Khan has also demonstrated 100GHz devices by virtue of the ultra-low resistance of diamond, which can be deposited on silicon, glass, sapphire or metal substrates. Those kind of speeds could revitalise the processor races, which have been idled at 5GHz for a decade. With silicon, 5GHz is the limit, since their high power consumption and thermal hot-spots turn devices into soup, but diamond has 22 times the thermal conductivity of silicon and five-times that of copper, Kahn claimed.

The company's ultimate goal is to revitalise the processor race with faster and faster clock rates, but for now they are concentrating on power electronics for industry, tunable optical military applications for countermeasures, and optical mobile consumer applications using diamond as the insulator and semiconductor, but still requiring indium tin oxide (ITO) for contacts (for now).

After banking some successful applications for angel investors and private equity firms who have provided Akahn's research and development capitol so far (to the tune of about $2.5 million). Akahn plans to announce Series A funding later this year, prompting them to come out of the closet at this time to attract a little attention about the possibilities that diamond semiconductors hold.

"We are not developing our mobile and consumer platform yet. For now our major application is power electronics that is more heat efficiency, but which works just like silicon devices, using the same lithograph, etching and metallisation steps, just adding the diamond deposition step," Kahn said.

But its ultimate goal is to take-the-heat-off (literally) of Big Data applications with ultra-cool-running processors. In fact, the high speeds capable of diamond CMOS is traded off against heat. In other words, data centres could cut their heat vastly, by running diamond processor at the same 5GHz of silicon, or could bump up their speed to the sub-terahertz range while consuming the same power as silicon.

[diamond on silicon]
__Figure 3:__ *Sample of diamond on silicon from Akhan Semiconductor, May 3, 2016. (Source: EE Times)*

"Heat is our major issue, half of big data energy today is wasted just keeping its silicon processors cool," Kahn added. "Diamond is next obvious step because it is much more energy efficient. It can also be deposited on glass and sapphire to make completely transparent electronics, for consumer applications, such as transparent mobile devices."

Extending Moore's Law?
Moore's Law will also be extended, yet again, according to Kahn, since the 100GHz demonstration chips it is showing now use design rules in the 100s of nanometres. That leaves almost a dozen generations of shrinkage before diamond faces the single-atom levels the silicon is facing circus 2025.
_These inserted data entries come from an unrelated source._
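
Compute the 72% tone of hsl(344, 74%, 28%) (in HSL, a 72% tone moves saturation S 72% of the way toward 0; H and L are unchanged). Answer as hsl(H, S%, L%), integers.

S moves 72% from 74 toward 0: 74 − 53.28 = 20.72 → 21.
H and L are unchanged.

hsl(344, 21%, 28%)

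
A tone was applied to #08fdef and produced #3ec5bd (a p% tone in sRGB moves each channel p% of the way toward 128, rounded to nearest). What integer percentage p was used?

#08fdef is rgb(8, 253, 239); #3ec5bd is rgb(62, 197, 189).
On the G channel (widest range): 197 ≈ 253 + (p/100)(128 − 253), so p ≈ 100×(197 − 253)/(128 − 253) = -5600/-125 = 44.80.
p = 45 reproduces all three channels after rounding.

45%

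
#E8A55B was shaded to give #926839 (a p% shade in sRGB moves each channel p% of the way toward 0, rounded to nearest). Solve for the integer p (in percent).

37%

#E8A55B is rgb(232, 165, 91); #926839 is rgb(146, 104, 57).
On the R channel (widest range): 146 ≈ 232 + (p/100)(0 − 232), so p ≈ 100×(146 − 232)/(0 − 232) = -8600/-232 = 37.07.
p = 37 reproduces all three channels after rounding.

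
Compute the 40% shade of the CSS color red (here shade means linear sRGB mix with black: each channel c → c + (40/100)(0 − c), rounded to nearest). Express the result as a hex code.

CSS red is rgb(255, 0, 0).
Lerp each channel 40% toward 0:
  R: 255 + 0.4×(0−255) = 255 − 102 = 153 → 153
  G: 0 + 0 = 0 → 0
  B: 0 + 0 = 0 → 0
rgb(153, 0, 0) = #990000.

#990000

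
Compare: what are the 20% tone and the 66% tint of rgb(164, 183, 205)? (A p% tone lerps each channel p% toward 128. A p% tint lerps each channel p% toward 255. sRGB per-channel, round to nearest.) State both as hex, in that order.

#9dacbe, #e0e7ee

20% tone:
  R: 164 + 0.2×(128−164) = 164 − 7.2 = 156.8 → 157
  G: 183 − 11 = 172 → 172
  B: 205 − 15.4 = 189.6 → 190
  → #9dacbe
66% tint:
  R: 164 + 60.06 = 224.06 → 224
  G: 183 + 47.52 = 230.52 → 231
  B: 205 + 0.66×(255−205) = 205 + 33 = 238 → 238
  → #e0e7ee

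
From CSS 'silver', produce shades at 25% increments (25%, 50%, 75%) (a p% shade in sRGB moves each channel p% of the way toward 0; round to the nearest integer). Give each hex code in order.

#909090, #606060, #303030

CSS silver is rgb(192, 192, 192).
25%: (192 − 48 = 144→144, 192 − 48 = 144→144, 192 − 48 = 144→144) → #909090
50%: (192 − 96 = 96→96, 192 − 96 = 96→96, 192 − 96 = 96→96) → #606060
75%: (192 − 144 = 48→48, 192 − 144 = 48→48, 192 − 144 = 48→48) → #303030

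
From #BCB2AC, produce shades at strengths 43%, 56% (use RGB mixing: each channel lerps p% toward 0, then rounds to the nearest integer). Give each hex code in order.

#BCB2AC is rgb(188, 178, 172).
43%: (188 − 80.84 = 107.16→107, 178 − 76.54 = 101.46→101, 172 − 73.96 = 98.04→98) → #6B6562
56%: (188 − 105.28 = 82.72→83, 178 − 99.68 = 78.32→78, 172 − 96.32 = 75.68→76) → #534E4C

#6B6562, #534E4C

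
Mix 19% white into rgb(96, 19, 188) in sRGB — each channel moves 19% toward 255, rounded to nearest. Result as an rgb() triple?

rgb(126, 64, 201)

Per channel, c → c + 0.19(255 − c):
  R: 96 + 0.19×(255−96) = 96 + 30.21 = 126.21 → 126
  G: 19 + 0.19×(255−19) = 19 + 44.84 = 63.84 → 64
  B: 188 + 0.19×(255−188) = 188 + 12.73 = 200.73 → 201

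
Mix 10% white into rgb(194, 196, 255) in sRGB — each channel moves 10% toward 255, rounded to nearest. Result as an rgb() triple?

rgb(200, 202, 255)

Lerp each channel 10% toward 255:
  R: 194 + 0.1×(255−194) = 194 + 6.1 = 200.1 → 200
  G: 196 + 5.9 = 201.9 → 202
  B: 255 + 0 = 255 → 255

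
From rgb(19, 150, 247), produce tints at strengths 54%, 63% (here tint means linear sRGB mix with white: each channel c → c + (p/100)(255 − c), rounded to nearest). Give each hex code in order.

#92CFFB, #A8D8FC

54%: (19 + 127.44 = 146.44→146, 150 + 56.7 = 206.7→207, 247 + 4.32 = 251.32→251) → #92CFFB
63%: (19 + 148.68 = 167.68→168, 150 + 66.15 = 216.15→216, 247 + 5.04 = 252.04→252) → #A8D8FC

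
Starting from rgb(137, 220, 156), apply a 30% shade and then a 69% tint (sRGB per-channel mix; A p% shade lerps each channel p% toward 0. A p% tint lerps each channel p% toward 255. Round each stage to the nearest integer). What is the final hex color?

#CEE0D2

Per channel, c → c + 0.3(0 − c):
  R: 137 − 41.1 = 95.9 → 96
  G: 220 + 0.3×(0−220) = 220 − 66 = 154 → 154
  B: 156 − 46.8 = 109.2 → 109
After the shade: rgb(96, 154, 109) = #609A6D.
A 69% tint moves each channel 69% toward 255:
  R: 96 + 0.69×(255−96) = 96 + 109.71 = 205.71 → 206
  G: 154 + 69.69 = 223.69 → 224
  B: 109 + 0.69×(255−109) = 109 + 100.74 = 209.74 → 210
rgb(206, 224, 210) = #CEE0D2.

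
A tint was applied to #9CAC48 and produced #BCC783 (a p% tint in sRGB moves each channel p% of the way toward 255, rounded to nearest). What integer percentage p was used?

32%

#9CAC48 is rgb(156, 172, 72); #BCC783 is rgb(188, 199, 131).
On the B channel (widest range): 131 ≈ 72 + (p/100)(255 − 72), so p ≈ 100×(131 − 72)/(255 − 72) = 5900/183 = 32.24.
p = 32 reproduces all three channels after rounding.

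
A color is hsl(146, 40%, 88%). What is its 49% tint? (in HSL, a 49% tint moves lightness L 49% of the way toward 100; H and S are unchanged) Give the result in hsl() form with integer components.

hsl(146, 40%, 94%)

L moves 49% from 88 toward 100: 88 + 5.88 = 93.88 → 94.
H and S are unchanged.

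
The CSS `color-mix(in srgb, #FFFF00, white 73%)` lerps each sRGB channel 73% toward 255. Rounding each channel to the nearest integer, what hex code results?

#FFFFBA

#FFFF00 is rgb(255, 255, 0).
Lerp each channel 73% toward 255:
  R: 255 + 0 = 255 → 255
  G: 255 + 0 = 255 → 255
  B: 0 + 0.73×(255−0) = 0 + 186.15 = 186.15 → 186
rgb(255, 255, 186) = #FFFFBA.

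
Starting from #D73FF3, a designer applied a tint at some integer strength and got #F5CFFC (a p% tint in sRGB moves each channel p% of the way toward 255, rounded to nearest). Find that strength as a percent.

75%

#D73FF3 is rgb(215, 63, 243); #F5CFFC is rgb(245, 207, 252).
On the G channel (widest range): 207 ≈ 63 + (p/100)(255 − 63), so p ≈ 100×(207 − 63)/(255 − 63) = 14400/192 = 75.00.
p = 75 reproduces all three channels after rounding.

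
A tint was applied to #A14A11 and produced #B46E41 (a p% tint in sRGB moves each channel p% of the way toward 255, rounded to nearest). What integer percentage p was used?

#A14A11 is rgb(161, 74, 17); #B46E41 is rgb(180, 110, 65).
On the B channel (widest range): 65 ≈ 17 + (p/100)(255 − 17), so p ≈ 100×(65 − 17)/(255 − 17) = 4800/238 = 20.17.
p = 20 reproduces all three channels after rounding.

20%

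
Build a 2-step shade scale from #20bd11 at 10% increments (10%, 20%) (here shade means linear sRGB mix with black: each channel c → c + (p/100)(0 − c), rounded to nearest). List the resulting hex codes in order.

#20bd11 is rgb(32, 189, 17).
10%: (32 − 3.2 = 28.8→29, 189 − 18.9 = 170.1→170, 17 − 1.7 = 15.3→15) → #1daa0f
20%: (32 − 6.4 = 25.6→26, 189 − 37.8 = 151.2→151, 17 − 3.4 = 13.6→14) → #1a970e

#1daa0f, #1a970e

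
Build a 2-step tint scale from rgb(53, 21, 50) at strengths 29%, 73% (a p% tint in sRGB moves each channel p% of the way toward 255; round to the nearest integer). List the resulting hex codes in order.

#70596D, #C8C0C8

29%: (53 + 58.58 = 111.58→112, 21 + 67.86 = 88.86→89, 50 + 59.45 = 109.45→109) → #70596D
73%: (53 + 147.46 = 200.46→200, 21 + 170.82 = 191.82→192, 50 + 149.65 = 199.65→200) → #C8C0C8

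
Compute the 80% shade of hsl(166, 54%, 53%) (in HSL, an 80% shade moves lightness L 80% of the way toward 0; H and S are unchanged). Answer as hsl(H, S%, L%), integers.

hsl(166, 54%, 11%)

L moves 80% from 53 toward 0: 53 − 42.4 = 10.6 → 11.
H and S are unchanged.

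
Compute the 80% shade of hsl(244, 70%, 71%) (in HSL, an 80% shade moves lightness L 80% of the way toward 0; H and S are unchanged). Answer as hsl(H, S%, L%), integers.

L moves 80% from 71 toward 0: 71 − 56.8 = 14.2 → 14.
H and S are unchanged.

hsl(244, 70%, 14%)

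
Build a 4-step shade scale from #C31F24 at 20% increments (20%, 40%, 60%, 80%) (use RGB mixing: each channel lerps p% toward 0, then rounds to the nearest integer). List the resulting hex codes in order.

#9C191D, #751316, #4E0C0E, #270607

#C31F24 is rgb(195, 31, 36).
20%: (195 − 39 = 156→156, 31 − 6.2 = 24.8→25, 36 − 7.2 = 28.8→29) → #9C191D
40%: (195 − 78 = 117→117, 31 − 12.4 = 18.6→19, 36 − 14.4 = 21.6→22) → #751316
60%: (195 − 117 = 78→78, 31 − 18.6 = 12.4→12, 36 − 21.6 = 14.4→14) → #4E0C0E
80%: (195 − 156 = 39→39, 31 − 24.8 = 6.2→6, 36 − 28.8 = 7.2→7) → #270607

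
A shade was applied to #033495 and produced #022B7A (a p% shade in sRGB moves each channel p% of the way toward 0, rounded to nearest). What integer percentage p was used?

#033495 is rgb(3, 52, 149); #022B7A is rgb(2, 43, 122).
On the B channel (widest range): 122 ≈ 149 + (p/100)(0 − 149), so p ≈ 100×(122 − 149)/(0 − 149) = -2700/-149 = 18.12.
p = 18 reproduces all three channels after rounding.

18%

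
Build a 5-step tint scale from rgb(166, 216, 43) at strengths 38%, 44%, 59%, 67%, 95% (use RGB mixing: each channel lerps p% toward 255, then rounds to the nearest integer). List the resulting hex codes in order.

38%: (166 + 33.82 = 199.82→200, 216 + 14.82 = 230.82→231, 43 + 80.56 = 123.56→124) → #C8E77C
44%: (166 + 39.16 = 205.16→205, 216 + 17.16 = 233.16→233, 43 + 93.28 = 136.28→136) → #CDE988
59%: (166 + 52.51 = 218.51→219, 216 + 23.01 = 239.01→239, 43 + 125.08 = 168.08→168) → #DBEFA8
67%: (166 + 59.63 = 225.63→226, 216 + 26.13 = 242.13→242, 43 + 142.04 = 185.04→185) → #E2F2B9
95%: (166 + 84.55 = 250.55→251, 216 + 37.05 = 253.05→253, 43 + 201.4 = 244.4→244) → #FBFDF4

#C8E77C, #CDE988, #DBEFA8, #E2F2B9, #FBFDF4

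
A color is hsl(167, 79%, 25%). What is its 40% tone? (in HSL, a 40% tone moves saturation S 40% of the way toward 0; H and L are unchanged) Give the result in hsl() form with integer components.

S moves 40% from 79 toward 0: 79 − 31.6 = 47.4 → 47.
H and L are unchanged.

hsl(167, 47%, 25%)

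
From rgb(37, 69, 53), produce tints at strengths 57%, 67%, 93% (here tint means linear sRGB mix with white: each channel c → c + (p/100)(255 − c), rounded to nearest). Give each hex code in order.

57%: (37 + 124.26 = 161.26→161, 69 + 106.02 = 175.02→175, 53 + 115.14 = 168.14→168) → #A1AFA8
67%: (37 + 146.06 = 183.06→183, 69 + 124.62 = 193.62→194, 53 + 135.34 = 188.34→188) → #B7C2BC
93%: (37 + 202.74 = 239.74→240, 69 + 172.98 = 241.98→242, 53 + 187.86 = 240.86→241) → #F0F2F1

#A1AFA8, #B7C2BC, #F0F2F1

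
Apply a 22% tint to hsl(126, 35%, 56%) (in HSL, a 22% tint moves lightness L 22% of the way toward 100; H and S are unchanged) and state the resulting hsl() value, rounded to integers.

hsl(126, 35%, 66%)

L moves 22% from 56 toward 100: 56 + 9.68 = 65.68 → 66.
H and S are unchanged.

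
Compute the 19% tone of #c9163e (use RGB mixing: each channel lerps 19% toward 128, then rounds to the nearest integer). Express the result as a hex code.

#bb2a4b

#c9163e is rgb(201, 22, 62).
A 19% tone moves each channel 19% toward 128:
  R: 201 + 0.19×(128−201) = 201 − 13.87 = 187.13 → 187
  G: 22 + 0.19×(128−22) = 22 + 20.14 = 42.14 → 42
  B: 62 + 0.19×(128−62) = 62 + 12.54 = 74.54 → 75
rgb(187, 42, 75) = #bb2a4b.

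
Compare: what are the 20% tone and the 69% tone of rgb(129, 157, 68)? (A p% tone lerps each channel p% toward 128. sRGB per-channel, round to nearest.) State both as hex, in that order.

20% tone:
  R: 129 − 0.2 = 128.8 → 129
  G: 157 − 5.8 = 151.2 → 151
  B: 68 + 0.2×(128−68) = 68 + 12 = 80 → 80
  → #819750
69% tone:
  R: 129 − 0.69 = 128.31 → 128
  G: 157 + 0.69×(128−157) = 157 − 20.01 = 136.99 → 137
  B: 68 + 0.69×(128−68) = 68 + 41.4 = 109.4 → 109
  → #80896d

#819750, #80896d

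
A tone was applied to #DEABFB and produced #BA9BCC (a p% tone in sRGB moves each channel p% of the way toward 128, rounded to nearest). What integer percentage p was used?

#DEABFB is rgb(222, 171, 251); #BA9BCC is rgb(186, 155, 204).
On the B channel (widest range): 204 ≈ 251 + (p/100)(128 − 251), so p ≈ 100×(204 − 251)/(128 − 251) = -4700/-123 = 38.21.
p = 38 reproduces all three channels after rounding.

38%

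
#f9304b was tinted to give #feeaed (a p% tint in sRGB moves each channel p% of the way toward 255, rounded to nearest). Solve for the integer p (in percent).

#f9304b is rgb(249, 48, 75); #feeaed is rgb(254, 234, 237).
On the G channel (widest range): 234 ≈ 48 + (p/100)(255 − 48), so p ≈ 100×(234 − 48)/(255 − 48) = 18600/207 = 89.86.
p = 90 reproduces all three channels after rounding.

90%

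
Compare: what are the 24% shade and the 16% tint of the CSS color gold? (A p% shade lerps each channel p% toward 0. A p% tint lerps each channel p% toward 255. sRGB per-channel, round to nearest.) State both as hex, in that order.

#c2a300, #ffdd29

CSS gold is rgb(255, 215, 0).
24% shade:
  R: 255 + 0.24×(0−255) = 255 − 61.2 = 193.8 → 194
  G: 215 + 0.24×(0−215) = 215 − 51.6 = 163.4 → 163
  B: 0 + 0.24×(0−0) = 0 + 0 = 0 → 0
  → #c2a300
16% tint:
  R: 255 + 0 = 255 → 255
  G: 215 + 0.16×(255−215) = 215 + 6.4 = 221.4 → 221
  B: 0 + 40.8 = 40.8 → 41
  → #ffdd29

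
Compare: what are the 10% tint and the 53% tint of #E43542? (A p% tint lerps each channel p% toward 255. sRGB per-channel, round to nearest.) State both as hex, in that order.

#E43542 is rgb(228, 53, 66).
10% tint:
  R: 228 + 0.1×(255−228) = 228 + 2.7 = 230.7 → 231
  G: 53 + 0.1×(255−53) = 53 + 20.2 = 73.2 → 73
  B: 66 + 0.1×(255−66) = 66 + 18.9 = 84.9 → 85
  → #E74955
53% tint:
  R: 228 + 0.53×(255−228) = 228 + 14.31 = 242.31 → 242
  G: 53 + 107.06 = 160.06 → 160
  B: 66 + 0.53×(255−66) = 66 + 100.17 = 166.17 → 166
  → #F2A0A6

#E74955, #F2A0A6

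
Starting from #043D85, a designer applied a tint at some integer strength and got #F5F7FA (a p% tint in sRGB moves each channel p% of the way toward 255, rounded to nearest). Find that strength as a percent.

#043D85 is rgb(4, 61, 133); #F5F7FA is rgb(245, 247, 250).
On the R channel (widest range): 245 ≈ 4 + (p/100)(255 − 4), so p ≈ 100×(245 − 4)/(255 − 4) = 24100/251 = 96.02.
p = 96 reproduces all three channels after rounding.

96%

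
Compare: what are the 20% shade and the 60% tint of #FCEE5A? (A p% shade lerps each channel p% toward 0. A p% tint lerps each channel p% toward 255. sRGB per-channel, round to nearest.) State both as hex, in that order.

#FCEE5A is rgb(252, 238, 90).
20% shade:
  R: 252 + 0.2×(0−252) = 252 − 50.4 = 201.6 → 202
  G: 238 + 0.2×(0−238) = 238 − 47.6 = 190.4 → 190
  B: 90 + 0.2×(0−90) = 90 − 18 = 72 → 72
  → #CABE48
60% tint:
  R: 252 + 1.8 = 253.8 → 254
  G: 238 + 0.6×(255−238) = 238 + 10.2 = 248.2 → 248
  B: 90 + 99 = 189 → 189
  → #FEF8BD

#CABE48, #FEF8BD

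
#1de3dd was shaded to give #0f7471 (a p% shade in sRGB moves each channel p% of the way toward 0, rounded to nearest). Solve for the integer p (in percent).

#1de3dd is rgb(29, 227, 221); #0f7471 is rgb(15, 116, 113).
On the G channel (widest range): 116 ≈ 227 + (p/100)(0 − 227), so p ≈ 100×(116 − 227)/(0 − 227) = -11100/-227 = 48.90.
p = 49 reproduces all three channels after rounding.

49%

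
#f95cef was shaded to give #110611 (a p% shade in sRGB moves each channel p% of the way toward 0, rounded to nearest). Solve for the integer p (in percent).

#f95cef is rgb(249, 92, 239); #110611 is rgb(17, 6, 17).
On the R channel (widest range): 17 ≈ 249 + (p/100)(0 − 249), so p ≈ 100×(17 − 249)/(0 − 249) = -23200/-249 = 93.17.
p = 93 reproduces all three channels after rounding.

93%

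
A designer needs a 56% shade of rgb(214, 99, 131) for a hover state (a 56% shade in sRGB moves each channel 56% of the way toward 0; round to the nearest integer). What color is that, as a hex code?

#5E2C3A

Per channel, c → c + 0.56(0 − c):
  R: 214 + 0.56×(0−214) = 214 − 119.84 = 94.16 → 94
  G: 99 − 55.44 = 43.56 → 44
  B: 131 + 0.56×(0−131) = 131 − 73.36 = 57.64 → 58
rgb(94, 44, 58) = #5E2C3A.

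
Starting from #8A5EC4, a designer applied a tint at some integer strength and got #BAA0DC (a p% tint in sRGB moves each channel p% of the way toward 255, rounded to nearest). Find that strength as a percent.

#8A5EC4 is rgb(138, 94, 196); #BAA0DC is rgb(186, 160, 220).
On the G channel (widest range): 160 ≈ 94 + (p/100)(255 − 94), so p ≈ 100×(160 − 94)/(255 − 94) = 6600/161 = 40.99.
p = 41 reproduces all three channels after rounding.

41%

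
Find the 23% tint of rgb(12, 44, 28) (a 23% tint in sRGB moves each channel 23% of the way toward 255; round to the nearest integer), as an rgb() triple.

rgb(68, 93, 80)

Lerp each channel 23% toward 255:
  R: 12 + 55.89 = 67.89 → 68
  G: 44 + 0.23×(255−44) = 44 + 48.53 = 92.53 → 93
  B: 28 + 52.21 = 80.21 → 80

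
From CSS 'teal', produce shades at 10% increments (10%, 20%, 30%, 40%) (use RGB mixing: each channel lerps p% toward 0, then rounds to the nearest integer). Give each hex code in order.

CSS teal is rgb(0, 128, 128).
10%: (0→0, 128 − 12.8 = 115.2→115, 128 − 12.8 = 115.2→115) → #007373
20%: (0→0, 128 − 25.6 = 102.4→102, 128 − 25.6 = 102.4→102) → #006666
30%: (0→0, 128 − 38.4 = 89.6→90, 128 − 38.4 = 89.6→90) → #005A5A
40%: (0→0, 128 − 51.2 = 76.8→77, 128 − 51.2 = 76.8→77) → #004D4D

#007373, #006666, #005A5A, #004D4D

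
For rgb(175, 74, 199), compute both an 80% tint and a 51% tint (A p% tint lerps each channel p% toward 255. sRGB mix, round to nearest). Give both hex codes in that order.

80% tint:
  R: 175 + 0.8×(255−175) = 175 + 64 = 239 → 239
  G: 74 + 0.8×(255−74) = 74 + 144.8 = 218.8 → 219
  B: 199 + 0.8×(255−199) = 199 + 44.8 = 243.8 → 244
  → #EFDBF4
51% tint:
  R: 175 + 0.51×(255−175) = 175 + 40.8 = 215.8 → 216
  G: 74 + 0.51×(255−74) = 74 + 92.31 = 166.31 → 166
  B: 199 + 0.51×(255−199) = 199 + 28.56 = 227.56 → 228
  → #D8A6E4

#EFDBF4, #D8A6E4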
"Today we are focusing on power applications on 12in wafers, hoping to drive down the costs of production with higher volumes," Kahn stated. "Our power devices are moving into pilot production at our own fab, but we are using the fab-lite model, that is produce small- to medium-sized runs ourselves, then transferring our process to foundries when we ramp up into volume production."

Besides power devices, Akahn also claimed to have fledgling customers for diamond MEMS devices, specifically for capacitive switching arrays used to dynamically tune antenna in high-end smartphones.

[Sample board with diamond heat sinks]
__Figure 4:__ *Sample board with diamond heat sinks (a chip can sit directly on top of a heat sink). (Source: EE Times)*

Next, besides mobile and data-centre processors, Akahn aims to enter the quantum computer field, but not using the nitrogen vacancy method, but rather using their own proprietary doping techniques they are keeping as a trade secret for now.